Ele explica que a possibilidade de reinfecção com sintomas mais contundentes se dá independentemente de o indivíduo contrair a mesma variante do coronavírus ou uma nova.
— A reinfecção é possível, e isso é algo similar com o que acontece com coronavírus sazonais humanos e até alguns coronavírus veterinários — diz o pesquisador.
Um estudo do Centro de Desenvolvimento Tecnológico em Saúde (CDTS) da Fundação Oswaldo Cruz (Fiocruz) coordenado por ele constatou casos de reinfecção pelo coronavírus em que os pacientes tiveram sintomas mais fortes da doença na segunda contaminação. O especialista recomenda que pessoas já infectadas mantenham os cuidados para a prevenção da covid-19 e explica que mesmo os exames laboratoriais comuns que permitem a detecção de anticorpos não são capazes de determinar se o corpo formou defesas neutralizantes.
Vacinas têm eficácia contra casos graves
De acordo com a Organização Mundial da Saúde (OMS), os casos de reinfecção não descartam a eficácia das vacinas. Dados técnicos apontam que tanto a CoronaVac quanto a Oxford/AstraZeneca, vacinas que estão sendo aplicadas em todo país, possuem 100% de eficácia contra casos graves da doença, aqueles que precisam de internação de pacientes.

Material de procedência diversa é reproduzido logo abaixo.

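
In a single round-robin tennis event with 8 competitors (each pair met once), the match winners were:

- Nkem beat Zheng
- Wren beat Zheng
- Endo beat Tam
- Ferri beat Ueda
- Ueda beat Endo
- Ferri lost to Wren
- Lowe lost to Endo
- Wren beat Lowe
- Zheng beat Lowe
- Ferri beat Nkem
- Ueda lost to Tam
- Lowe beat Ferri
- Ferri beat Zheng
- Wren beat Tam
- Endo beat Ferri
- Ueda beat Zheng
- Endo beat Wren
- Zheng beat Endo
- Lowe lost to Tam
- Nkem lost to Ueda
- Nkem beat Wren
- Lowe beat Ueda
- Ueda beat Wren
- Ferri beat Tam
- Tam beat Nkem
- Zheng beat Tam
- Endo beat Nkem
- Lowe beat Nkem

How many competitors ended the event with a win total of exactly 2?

1

Win totals: Lowe 3, Tam 3, Endo 5, Wren 4, Ferri 4, Nkem 2, Ueda 4, Zheng 3.
Exactly 2: Nkem — 1 competitor.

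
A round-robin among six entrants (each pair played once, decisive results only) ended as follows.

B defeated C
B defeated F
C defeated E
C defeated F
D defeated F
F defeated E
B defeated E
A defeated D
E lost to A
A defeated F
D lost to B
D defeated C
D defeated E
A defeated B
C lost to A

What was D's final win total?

D's results: beat C, E, F; lost to A, B.
That is 3 wins.

3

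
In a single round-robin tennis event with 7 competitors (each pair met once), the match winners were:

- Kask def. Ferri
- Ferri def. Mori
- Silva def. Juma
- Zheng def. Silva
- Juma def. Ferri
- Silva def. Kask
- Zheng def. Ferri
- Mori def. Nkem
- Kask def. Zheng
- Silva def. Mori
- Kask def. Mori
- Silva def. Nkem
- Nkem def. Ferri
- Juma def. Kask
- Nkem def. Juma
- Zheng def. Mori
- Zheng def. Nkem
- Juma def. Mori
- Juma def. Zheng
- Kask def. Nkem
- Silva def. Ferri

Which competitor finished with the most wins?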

Para obter essa imunização, no entanto, é preciso realizar corretamente o ciclo de aplicação: a CoronaVac tem na bula intervalo de duas a quatro semanas, já a Oxford/AstraZeneca tem recomendação de intervalo entre doses de 12 semanas (três meses).
Segundo especialistas, a proteção começa, em média, duas semanas após a aplicação da segunda dose no paciente, podendo variar de acordo com faixa etária e outros aspectos. Não há evidências que comprovem que estar vacinado evite a transmissão às outras pessoas, por isso, cuidados como distanciamento e uso de máscara devem ser mantidos mesmo após a imunização.